Looking more specifically at this image, it clearly reminds me of the first dozen images I took after obtaining a wide-angle lens (24 mm in full frame). Exaggerated perspective is fun for a while. If I had to guess, I would say that this was probably taken when the widest angle that most people had was 28 mm, and this is wider enough to be noticeable (probably 20 or 24 mm).

For what it's worth, I think the same general trend continues much more recently: although I have sold very little archive photography, my biggest sellers were the ones I took right after I got an 11-18mm lens. I am pretty sure that most of them were simply the first images on the market of those particular subjects with that wide lens. Frankly, I was a little worried at the time to send those photos, none of them was (IMO) particularly great, either technically or artistically, but they gave a look and a point of view that was unique at that time, and that apparently was enough .

What are the basic principles of CS that I should know before starting my journey towards machine learning?

I am a non-cs graduate and I would love to be a machine learning engineer.

I have learned to code and know the basics of Machine learning as well. Now I would like to know what "basics of CS"I should learn to be fully prepared for work.

Sometimes I have difficulty reading CS documentation and I don't know how programs and computers work in the background, I'm also naive on topics like memory management, operating systems, networks, electronic elements such as microprocessor, compiler design, etc.. Are all these necessary for my transition to AI? If so, could you recommend me a short learning path or books or videos. I hope I don't have to delve into these areas. Thank you

dnd 5e – How can I help my players invest more in learning the mechanics of the game?

Many people do not want to learn things that will not benefit them. An easy way to show them the benefits without spooning them is to make the NPCs do what you want the players to learn.

For example, make the NPC fight against a group of goblins. Make the goblins force players to flee or relocate constantly. Players will quickly learn that being hit by attacks of opportunity stinks. Make the elves constantly run away and relocate, but have them always disengage to avoid being hit. Be open about the way elves behave; "This elf takes the disconnection action to avoid firing attacks of opportunity, and then moves here."

Present a situation where mechanics is important.

Often, in D&D players will face matches appropriate to their skill level. This prevents players from learning. You should consider dealing with encounters that cannot exceed your current skill level. Give them a match they won't win unless they use the mechanics you want them to learn. Just be sure to show them the mechanics with the NPCs first so they can tell.

Give them the opportunity to discover and apply knowledge. You will be surprised, they can understand the mechanics but they don't think it is useful because the fights are too easy or it is more fun to do something else.

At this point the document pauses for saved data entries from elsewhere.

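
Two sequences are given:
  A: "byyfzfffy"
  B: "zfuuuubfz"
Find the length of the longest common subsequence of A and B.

A longest common subsequence is bfz (length 3); the LCS DP confirms no longer common subsequence exists.

3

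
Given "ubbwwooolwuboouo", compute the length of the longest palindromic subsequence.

9

Using dp[i][j] = 2 + dp[i+1][j−1] if the ends match, else max(dp[i+1][j], dp[i][j−1]):
dp[1][16] = 9. A witness is ubwooowbu at positions 1,3,5,6,7,8,10,12,15.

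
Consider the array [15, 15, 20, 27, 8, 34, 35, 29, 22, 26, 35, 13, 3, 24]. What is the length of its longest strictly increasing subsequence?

5

One longest increasing subsequence is 15, 20, 27, 34, 35 (positions 1,3,4,6,7), of length 5; no longer one exists.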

Withdrawal is a great example of this problem. Most classes have to abandon an attack to disconnect, so I think many players will think "well, I can attack and try to finish the fight sooner instead of running and being hit the next turn anyway."

Accept the weaknesses of the player.

Keep in mind that learning can be a slow process. You can take several fights against different species and classes to get the idea across.

It is possible that even with an incentive your players do not want to learn. Okay, enjoy other parts of the game and your combat will suffer. There are many people who play D&D for combat and are bad role players. Does it really matter if the party is not great in combat?